Indo-Pac. j. phenomenol. (Online) vol.10 no.1 Grahamstown Mai. 2010

http://dx.doi.org/10.2989/ipjp.2010.10.1.5.1077 

doi: 10.2989/ipjp.2010.10.1.5.1077

 

Living and learning as responsive authoring: Reflections on the feminist critiques of Merleau-Ponty's anonymous body

 

 

Ruyu Hung

 

 


ABSTRACT

Merleau-Ponty's idea of lived body has played a significant role in understanding self-construction and has raised issues about the relationships between the private sense and the public world. Merleau-Ponty argues that the lived body and the world are constructed reciprocally. This notion is acknowledged to be a rich source for feminist thought. Yet there is as much criticism as support of Merleau-Ponty's philosophy from feminists such as Grosz (1994, 1995), Sullivan (1997, 2000, 2001, 2002) and Young (1989). Shannon Sullivan vigorously criticises Merleau-Ponty's lived body as an anonymous body which erases particularities and results in domination.
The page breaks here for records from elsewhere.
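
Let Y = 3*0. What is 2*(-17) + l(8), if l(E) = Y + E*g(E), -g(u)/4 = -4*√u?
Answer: -34 + 256*√2 ≈ 328.04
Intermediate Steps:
Y = 0
g(u) = 16*√u (g(u) = -(-16)*√u = 16*√u)
l(E) = 16*E^(3/2) (l(E) = 0 + E*(16*√E) = 0 + 16*E^(3/2) = 16*E^(3/2))
2*(-17) + l(8) = 2*(-17) + 16*8^(3/2) = -34 + 16*(16*√2) = -34 + 256*√2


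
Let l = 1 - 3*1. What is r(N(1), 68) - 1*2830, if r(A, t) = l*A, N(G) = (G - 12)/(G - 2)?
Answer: -2852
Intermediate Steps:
l = -2 (l = 1 - 3 = -2)
N(G) = (-12 + G)/(-2 + G)
r(A, t) = -2*A
r(N(1), 68) - 1*2830 = -2*(-12 + 1)/(-2 + 1) - 1*2830 = -2*(-11)/(-1) - 2830 = -(-2)*(-11) - 2830 = -2*11 - 2830 = -22 - 2830 = -2852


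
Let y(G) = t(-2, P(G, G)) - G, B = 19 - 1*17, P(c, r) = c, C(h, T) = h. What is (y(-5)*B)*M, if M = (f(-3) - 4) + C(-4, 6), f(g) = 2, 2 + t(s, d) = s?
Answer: -12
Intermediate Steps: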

This paper defends Merleau-Ponty's notion by clarifying the meaning of anonymity in terms of the understanding of Merleau-Ponty's lived body as an "author", and as such as incorporating the capacity to resist anonymity, and sustain particularity and difference, through an ongoing process of authoring his/her own lived experience. Ken Plummer's notion of sexual story-telling is used to elaborate the elucidation. In conclusion, the educational implications of resisting anonymity are considered and envisaged in terms of promoting tolerance of difference and assertion of particularity by encouraging and developing the capacity to construct the self through an ongoing process of both responsive and responsible self-authoring.